Why does the regret for GPT 3.5 fluctuate (i.e., drop and then increase) in the observed experiments?

The slight dip at 4 blocks may well be a statistical fluke, as the mean at 5 blocks is well within the SEM of the 4-block result. More surprising perhaps is the dip at 4 blocks for both GPT-3.5 and GPT-4 on line 420. One possible explanation for this is that putting an equal number of blocks in each tower is a reasonable heuristic for making equally high towers. This heuristic works better for an even number of blocks.

Thank you for your feedback and your positive review!

Weakness 1: "turtles all the way down"?:

This is a good point. There is in general no single, objective way to break down a task. Nevertheless, any particular breakdown can still give evidence of a lack of goal-directedness, if the performance on the combined task is worse than would be expected from the performance on the subtasks. This relies on a tacit assumption that doing smaller, more well-scoped tasks requires less goal-directedness than doing larger tasks.
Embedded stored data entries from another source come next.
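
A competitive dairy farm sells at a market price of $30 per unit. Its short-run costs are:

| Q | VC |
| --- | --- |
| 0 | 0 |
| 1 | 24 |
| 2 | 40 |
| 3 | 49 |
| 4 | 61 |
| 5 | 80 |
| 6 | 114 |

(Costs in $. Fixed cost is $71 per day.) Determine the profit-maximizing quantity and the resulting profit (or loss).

Q = 5; profit = -$1

Tabulate TR − TC: Q=0: -71; Q=1: -65; Q=2: -51; Q=3: -30; Q=4: -12; Q=5: -1; Q=6: -5.
Profit is maximized at Q = 5. AVC there is 80/5 = $16 ≤ P, so producing beats shutting down (which would give -$71).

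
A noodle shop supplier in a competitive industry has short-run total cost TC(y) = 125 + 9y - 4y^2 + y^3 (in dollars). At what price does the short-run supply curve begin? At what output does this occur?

$5 per unit, at y = 2

The shutdown price is the minimum of AVC. VC = 9y - 4y^2 + y^3, so AVC = 9 - 4y + y^2.
At the minimum of AVC, MC = AVC. MC = 9 - 8y + 3y^2; setting MC = AVC gives 2y^2 - 4y = 0, so y = 2. min AVC = 5.
So the shutdown price is $5.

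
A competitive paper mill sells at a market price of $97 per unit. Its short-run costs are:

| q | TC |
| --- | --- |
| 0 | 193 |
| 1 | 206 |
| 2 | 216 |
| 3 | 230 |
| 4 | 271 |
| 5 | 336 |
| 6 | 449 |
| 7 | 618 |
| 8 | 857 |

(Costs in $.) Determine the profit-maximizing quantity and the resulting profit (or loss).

Profit at each row (π = 97q − TC): q=0: -193; q=1: -109; q=2: -22; q=3: 61; q=4: 117; q=5: 149; q=6: 133; q=7: 61; q=8: -81.
Profit is maximized at q = 5. AVC there is 143/5 = $28.60 ≤ P, so producing beats shutting down (which would give -$193).

q = 5; profit = $149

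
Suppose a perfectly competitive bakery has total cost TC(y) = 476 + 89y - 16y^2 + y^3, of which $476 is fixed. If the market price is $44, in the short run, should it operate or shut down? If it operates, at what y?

From TC, MC = TC'(y) = 89 - 32y + 3y^2 and AVC = VC/y = 89 - 16y + y^2.
AVC hits its minimum where MC = AVC, at y = 8, giving min AVC = 89 - 16·8 + 8^2 = $25.
Because $44 ≥ $25, revenue can cover variable cost; the firm operates.
P = MC gives 45 - 32y + 3y^2 = 0, with roots 5/3 and 9. Take the larger (rising MC): y* = 9.
Check: AVC at y = 9 is $26 ≤ P, so revenue covers variable cost.
Profit = P·y − TC = 44·9 − 710 = -$314, a loss, but smaller than the $476 fixed cost the firm would lose by shutting down.

Produce at y = 9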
A breakdown needs to satisfy two key properties:

• It should be clear to the agent how to compose the subtasks to solve the full tasks. (This means we cannot break the task down into too miniscule components, such as steps of a Turing machine, since then it would not be obvious how to compose the tasks.)
• There should be no alternative way of solving a task other than the one suggested by the breakdown.

We will endeavor to highlight these important points more in the updated manuscript.

Weakness 2. How can we be confident that we have now reached a pure source for capabilities measurements?

We’re not confident that there usually is such a thing as a complete breakdown of a task into “primary” capabilities. As discussed in the response to Weakness 1 above, there will typically be many ways to break down a task into smaller capabilities. Any breakdown that satisfies the principles above can give evidence about lack of goal-directedness.

Weakness 3. The only results are shown in the BlocksWorld environment.

The reason we choose the blocksworld environment is that it lets us formulate a range of different kinds of tasks and objectives in a unified environment. Thus we were able to define:

• the Build Highest Tower task (which mostly requires measuring),
• the Equal Towers task (which requires significant cognitive effort and execution skills), and
• the Falling Tower task, which requires perseverance in spite of adversity. So even though it is a single environment, we still test a range of different kinds of tasks.

Nevertheless, we do recognise that testing the principle in other environments would also be valuable. Please see the global comment describing another setting in which we’ve tested our goal-directedness metric.

Questions 1 and 2

See responses to weakness.

Question 3

Goal-directedness is a property of an agent and may well vary across tasks -- different tasks have different levels of complexity and require the use of different capabilities. Nevertheless, the fact that both Build Equal Towers and Falling Towers tasks, as well as the just implemented anagram task, have the same “winner” (Gemini-1.5-Pro), indicates there may be some level of generalization across tasks.